Capital Retention Remains Strong Across XRP ETFs
Bloomberg ETF analysts documented that XRP exchange-traded funds preserved substantial investor capital throughout the recent market correction. While XRP spot prices decreased 45%, fund shareholders maintained their positions without triggering widespread redemptions. The analysts emphasized steady net flow patterns during the broader cryptocurrency market downturn.

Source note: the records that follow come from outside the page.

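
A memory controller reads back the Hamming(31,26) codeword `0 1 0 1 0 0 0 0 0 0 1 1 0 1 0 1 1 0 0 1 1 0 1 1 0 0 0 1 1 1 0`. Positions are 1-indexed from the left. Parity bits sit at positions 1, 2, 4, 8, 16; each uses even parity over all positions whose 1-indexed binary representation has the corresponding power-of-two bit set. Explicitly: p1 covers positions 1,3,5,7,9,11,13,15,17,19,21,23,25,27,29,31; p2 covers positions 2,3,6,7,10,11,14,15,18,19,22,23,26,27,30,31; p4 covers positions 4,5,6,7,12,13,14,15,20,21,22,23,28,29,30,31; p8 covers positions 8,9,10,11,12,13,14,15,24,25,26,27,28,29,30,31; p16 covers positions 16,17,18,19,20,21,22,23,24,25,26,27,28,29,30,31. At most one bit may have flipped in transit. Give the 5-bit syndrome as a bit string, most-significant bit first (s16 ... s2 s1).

11111

s1: b1⊕b3⊕b5⊕b7⊕b9⊕b11⊕b13⊕b15⊕b17⊕b19⊕b21⊕b23⊕b25⊕b27⊕b29⊕b31 = 0⊕0⊕0⊕0⊕0⊕1⊕0⊕0⊕1⊕0⊕1⊕1⊕0⊕0⊕1⊕0 = 1
s2: b2⊕b3⊕b6⊕b7⊕b10⊕b11⊕b14⊕b15⊕b18⊕b19⊕b22⊕b23⊕b26⊕b27⊕b30⊕b31 = 1⊕0⊕0⊕0⊕0⊕1⊕1⊕0⊕0⊕0⊕0⊕1⊕0⊕0⊕1⊕0 = 1
s4: b4⊕b5⊕b6⊕b7⊕b12⊕b13⊕b14⊕b15⊕b20⊕b21⊕b22⊕b23⊕b28⊕b29⊕b30⊕b31 = 1⊕0⊕0⊕0⊕1⊕0⊕1⊕0⊕1⊕1⊕0⊕1⊕1⊕1⊕1⊕0 = 1
s8: b8⊕b9⊕b10⊕b11⊕b12⊕b13⊕b14⊕b15⊕b24⊕b25⊕b26⊕b27⊕b28⊕b29⊕b30⊕b31 = 0⊕0⊕0⊕1⊕1⊕0⊕1⊕0⊕1⊕0⊕0⊕0⊕1⊕1⊕1⊕0 = 1
s16: b16⊕b17⊕b18⊕b19⊕b20⊕b21⊕b22⊕b23⊕b24⊕b25⊕b26⊕b27⊕b28⊕b29⊕b30⊕b31 = 1⊕1⊕0⊕0⊕1⊕1⊕0⊕1⊕1⊕0⊕0⊕0⊕1⊕1⊕1⊕0 = 1
Syndrome (s16...s1) = 11111 → position 31.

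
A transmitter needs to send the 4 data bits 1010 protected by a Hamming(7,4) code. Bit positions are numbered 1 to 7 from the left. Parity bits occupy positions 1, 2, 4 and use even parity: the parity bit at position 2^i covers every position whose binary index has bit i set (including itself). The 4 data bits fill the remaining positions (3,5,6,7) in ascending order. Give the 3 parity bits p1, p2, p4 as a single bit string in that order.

101

Place data bits at non-power-of-two positions: b3=1, b5=0, b6=1, b7=0.
p1 = XOR of data positions {3,5,7} = 1⊕0⊕0 = 1
p2 = XOR of data positions {3,6,7} = 1⊕1⊕0 = 0
p4 = XOR of data positions {5,6,7} = 0⊕1⊕0 = 1
Parity bits p1,p2,p4 = 101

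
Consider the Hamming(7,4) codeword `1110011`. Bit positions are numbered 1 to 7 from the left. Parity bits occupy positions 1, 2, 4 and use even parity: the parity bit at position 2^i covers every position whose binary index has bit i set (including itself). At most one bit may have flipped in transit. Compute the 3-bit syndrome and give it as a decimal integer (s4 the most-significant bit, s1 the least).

1

s1: b1⊕b3⊕b5⊕b7 = 1⊕1⊕0⊕1 = 1
s2: b2⊕b3⊕b6⊕b7 = 1⊕1⊕1⊕1 = 0
s4: b4⊕b5⊕b6⊕b7 = 0⊕0⊕1⊕1 = 0
Syndrome (s4...s1) = 001 → position 1.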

The products attracted $164 million in net inflows on Nov. 24, marking the early post-launch phase. These significant inflows established initial demand signals and created foundational liquidity. January witnessed sharp outflows, though total assets remained considerably higher than launch-period levels.
SoSoValue tracking data revealed that combined Total Net Assets reached a peak of $1.65 billion during January. Asset valuations subsequently contracted to $971 million following XRP price movement. The reduction stemmed primarily from market valuation changes rather than investor withdrawals.
Bloomberg’s senior ETF analyst characterized the capital base as demonstrating greater persistence than market forecasts predicted. He referenced consistent position sizes throughout price fluctuations and sector-wide turbulence. Garlinghouse publicly acknowledged the findings and described the metrics as evidence of confidence in the fund structure.
Garlinghouse stated that institutional market participants maintain XRP exposure through these regulated investment vehicles. He emphasized that XRP ETFs deliver transparent market access during periods of heightened volatility. He further noted that the retained asset base demonstrates strategic allocation discipline.
Leading Providers Battle for XRP ETF Market Position
Canary’s XRPC fund currently commands the largest position in the XRP ETF marketplace by total assets under management. The product holds $273.02 million in net assets and captures the top position in aggregate inflows. Published records indicate that XRPC accumulated $419.44 million in historical inflows.
Canary applies a 0.50% sponsor fee, representing the premium tier among competing providers. The fund retains its asset leadership position while maintaining this fee structure. Market tracking data reveals ongoing capital allocation into XRPC throughout its operational period.
Bitwise secures a close second position in total assets while leading in market liquidity measurements. Trading activity for Bitwise offerings exceeds other XRP ETF products during multiple trading sessions. Enhanced liquidity facilitates narrower bid-ask spreads and robust secondary market activity.
Franklin Templeton occupies third position with $225.65 million in total assets. The provider implements a 0.19% sponsor fee, representing the most competitive rate among major issuers. Fee strategy appears to contribute to consistent asset growth.
The 21Shares TOXR fund holds fourth position with $156.11 million in assets. The product maintains viable competitive standing within the XRP ETF marketplace. Current available data confirms combined XRP ETF assets at $971 million following the January peak period.